NPM Pod in CrashLoop.

Previous logs of the crashed NPM Pod look like:

E0904 18:22:41.928737       1 ipsetmanager_linux.go:131] failed to destroy all ipsets (prometheus metrics may be off now). destroyFailureCount 824637563208. err: Operation [RunCommandWithFile] failed with error code [999], full cmd [], full error after 5 tries, failed to run command [ipset restore] with error: error running command [ipset restore] with err [exit status 1] and stdErr [ipset v7.5: Error in line 1: Set cannot be destroyed: it is in use by a kernel component
]
E0904 18:22:41.928766       1 dataplane.go:108] Failed to reset dataplane: Operation [BootupDataplane] failed with error code [999], full cmd [], full error failed to reset ipsets dataplane: error while resetting ipsetmanager: failed to run ipset restore while destroying all for resetting IPSets: Operation [RunCommandWithFile] failed with error code [999], full cmd [], full error after 5 tries, failed to run command [ipset restore] with error: error running command [ipset restore] with err [exit status 1] and stdErr [ipset v7.5: Error in line 1: Set cannot be destroyed: it is in use by a kernel component

Mitigation

Cause

There is a known issue in ipset where it leaks references. Leaked references occur when there are no iptables rules referencing the ipset and the ipset is not a member of any list ipset, yet the ipset thinks it has references.
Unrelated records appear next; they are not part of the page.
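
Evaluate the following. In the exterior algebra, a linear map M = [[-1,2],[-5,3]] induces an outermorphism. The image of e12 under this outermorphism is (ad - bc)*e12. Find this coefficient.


The outermorphism of a linear map f sends e1^e2 to f(e1)^f(e2).
f(e1) = -1*e1 - 5*e2
f(e2) = 2*e1 + 3*e2
f(e1) ^ f(e2) = (-1*e1 - 5*e2) ^ (2*e1 + 3*e2)
= (-1)*3*e12 + (-5)*2*e21
= (-3 - (-10))*e12
= 7*e12
Coefficient = 7


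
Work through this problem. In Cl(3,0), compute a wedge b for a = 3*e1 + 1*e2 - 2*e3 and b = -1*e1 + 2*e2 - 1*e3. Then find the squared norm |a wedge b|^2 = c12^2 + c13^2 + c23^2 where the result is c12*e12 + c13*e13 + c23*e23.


a wedge b = (a1*b2 - a2*b1)*e12 + (a1*b3 - a3*b1)*e13 + (a2*b3 - a3*b2)*e23
e12 coeff: 3*2 - 1*(-1) = 6 - (-1) = 7
e13 coeff: 3*(-1) - (-2)*(-1) = -3 - 2 = -5
e23 coeff: 1*(-1) - (-2)*2 = -1 - (-4) = 3
|a wedge b|^2 = 7^2 + (-5)^2 + 3^2
= 49 + 25 + 9
= 83


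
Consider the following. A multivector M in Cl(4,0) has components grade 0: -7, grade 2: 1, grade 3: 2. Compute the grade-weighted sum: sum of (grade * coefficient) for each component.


Grade-weighted sum = sum of grade_k * coefficient_k
0*(-7) = 0
2*1 = 2
3*2 = 6
Total = 0 + 2 + 6 = 8


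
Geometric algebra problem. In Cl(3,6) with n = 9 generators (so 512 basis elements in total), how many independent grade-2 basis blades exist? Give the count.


Number of grade-k basis blades in Cl(p,q) with n = p + q is C(n, k).
n = 3 + 6 = 9
C(9, 2) = 9! / (2! * 7!)
= 362880 / (2 * 5040)
= 36


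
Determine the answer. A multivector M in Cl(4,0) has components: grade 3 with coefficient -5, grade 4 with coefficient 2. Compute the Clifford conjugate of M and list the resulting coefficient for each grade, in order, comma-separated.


Clifford conjugate sign for grade k: (-1)^(k(k+1)/2)
Grade 3: (-1)^(3*4/2) = (-1)^6 = 1, coeff -5 -> -5
Grade 4: (-1)^(4*5/2) = (-1)^10 = 1, coeff 2 -> 2
Conjugated coefficients: -5, 2


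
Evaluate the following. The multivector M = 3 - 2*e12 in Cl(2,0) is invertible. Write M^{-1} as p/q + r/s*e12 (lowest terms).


M = 3 - 2*e12, where e12^2 = -1.
Since M commutes with its reverse ~M = a - b*e12, M * ~M = a^2 - b^2*e12^2 = a^2 + b^2.
So M^{-1} = ~M / (a^2 + b^2) = (a - b*e12)/(a^2 + b^2).
a^2 + b^2 = 9 + 4 = 13
Scalar part = 3/13 = 3/13
Bivector coeff = 2/13 = 2/13
M^{-1} = 3/13 + 2/13*e12


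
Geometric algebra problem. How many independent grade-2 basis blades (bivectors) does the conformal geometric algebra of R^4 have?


The conformal model of R^4 uses Cl(5,1) with m = 4 + 2 = 6 generators.
Number of grade-2 blades = C(m, 2) = C(6, 2)
= 6*5/2 = 15


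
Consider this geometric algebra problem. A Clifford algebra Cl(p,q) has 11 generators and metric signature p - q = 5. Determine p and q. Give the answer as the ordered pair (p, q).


We need p + q = 11 and p - q = 5.
Adding: 2p = 11 + 5 = 16, so p = 8.
Then q = 11 - 8 = 3.
(p, q) = (8, 3)


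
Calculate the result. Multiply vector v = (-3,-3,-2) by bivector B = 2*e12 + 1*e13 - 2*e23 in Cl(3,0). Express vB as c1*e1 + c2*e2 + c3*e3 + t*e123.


vB has grade-1 (vector) and grade-3 (trivector) parts: vB = (v _| B) + (v ^ B).
Vector part <vB>_1:
  e1: -v2*b12 - v3*b13 = -(-3)*(2) - (-2)*(1) = 8
  e2: v1*b12 - v3*b23 = (-3)*(2) - (-2)*(-2) = -10
  e3: v1*b13 + v2*b23 = (-3)*(1) + (-3)*(-2) = 3
Trivector part <vB>_3:
  e123: v1*b23 - v2*b13 + v3*b12 = (-3)*(-2) - (-3)*(1) + (-2)*(2) = 5
vB = 8*e1 - 10*e2 + 3*e3 + 5*e123


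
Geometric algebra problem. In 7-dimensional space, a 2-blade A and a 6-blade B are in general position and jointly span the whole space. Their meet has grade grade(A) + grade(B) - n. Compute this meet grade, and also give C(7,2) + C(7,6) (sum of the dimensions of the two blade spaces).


Meet grade = grade(A) + grade(B) - n
= 2 + 6 - 7 = 1
C(7,2) = 21
C(7,6) = 7
dim_A + dim_B = 21 + 7 = 28


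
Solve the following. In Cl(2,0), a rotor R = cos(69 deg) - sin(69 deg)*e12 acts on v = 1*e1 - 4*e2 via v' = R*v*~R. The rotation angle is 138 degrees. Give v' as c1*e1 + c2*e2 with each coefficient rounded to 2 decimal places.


Rotor R = cos(69deg) - sin(69deg)*e12
Rotation angle theta = 2 * 69 = 138 degrees
v' = R*v*~R rotates v by theta.
cos(138deg) = -0.7431, sin(138deg) = 0.6691
v'_1 = 1*cos(138deg) - (-4)*sin(138deg)
= 1*(-0.7431) - (-4)*0.6691
= 1.93
v'_2 = 1*sin(138deg) + (-4)*cos(138deg)
= 1*0.6691 + (-4)*(-0.7431)
= 3.64
v' = 1.93*e1 + 3.64*e2


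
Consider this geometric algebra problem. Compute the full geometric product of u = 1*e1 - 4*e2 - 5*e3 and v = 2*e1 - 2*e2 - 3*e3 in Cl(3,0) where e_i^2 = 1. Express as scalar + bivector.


In Cl(3,0): e_i^2 = 1, e_ie_j = -e_je_i for i != j.
Scalar part = u . v = 1*2 + (-4)*(-2) + (-5)*(-3)
= 2 + 8 + 15 = 25
e12 coeff = 1*(-2) - (-4)*2 = -2 - (-8) = 6
e13 coeff = 1*(-3) - (-5)*2 = -3 - (-10) = 7
e23 coeff = (-4)*(-3) - (-5)*(-2) = 12 - 10 = 2
uv = 25 + 6*e12 + 7*e13 + 2*e23


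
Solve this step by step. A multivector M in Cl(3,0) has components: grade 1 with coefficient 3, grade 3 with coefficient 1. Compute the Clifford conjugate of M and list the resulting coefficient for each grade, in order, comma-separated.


Clifford conjugate sign for grade k: (-1)^(k(k+1)/2)
Grade 1: (-1)^(1*2/2) = (-1)^1 = -1, coeff 3 -> -3
Grade 3: (-1)^(3*4/2) = (-1)^6 = 1, coeff 1 -> 1
Conjugated coefficients: -3, 1


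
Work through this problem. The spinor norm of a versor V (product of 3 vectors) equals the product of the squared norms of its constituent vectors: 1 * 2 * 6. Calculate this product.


Spinor norm N(V) = |v1|^2 * |v2|^2 * ... * |v3|^2
= 1 * 2 * 6
Running product: 1, 2, 12
N(V) = 12


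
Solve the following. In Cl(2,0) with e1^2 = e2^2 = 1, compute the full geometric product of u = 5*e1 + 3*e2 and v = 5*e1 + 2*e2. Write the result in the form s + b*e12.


Expand: (5*e1 + 3*e2)(5*e1 + 2*e2)
= 5*5*e1e1 + 5*2*e1e2 + 3*5*e2e1 + 3*2*e2e2
Using e1^2 = e2^2 = 1, e2e1 = -e1e2:
Scalar part s = 5*5 + 3*2 = 25 + 6 = 31
Bivector part b = 5*2 - 3*5 = 10 - 15 = -5
uv = 31 - 5*e12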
Azure NPM resets its ipset state (deleting all IPSets) when the NPM Pod boots up. During this time, NPM detects which IPSets have leaked references, and it ignores such ipsets and deletes all other NPM IPSets. However, due to a bug in NPM code, NPM will only ignore the first 11 NPM IPSets with leaked references. Due to retry logic, if there are 16 or more leaked IPSets, then NPM will enter a CrashLoop.

Code

https://github.com/Azure/azure-container-networking/blob/ff46b571440c1a25b2d0dcec5e2a4dcf7dcb8374/npm/pkg/dataplane/ipsets/ipsetmanager_linux.go#L231

https://github.com/Azure/azure-container-networking/blob/ff46b571440c1a25b2d0dcec5e2a4dcf7dcb8374/npm/pkg/dataplane/ipsets/ipsetmanager_linux.go#L842-L855

https://github.com/Azure/azure-container-networking/blob/ff46b571440c1a25b2d0dcec5e2a4dcf7dcb8374/npm/pkg/dataplane/ipsets/ipsetmanager_linux.go#L24

huntergregory commented 1 week ago

must be backported, then included in a future release. TBD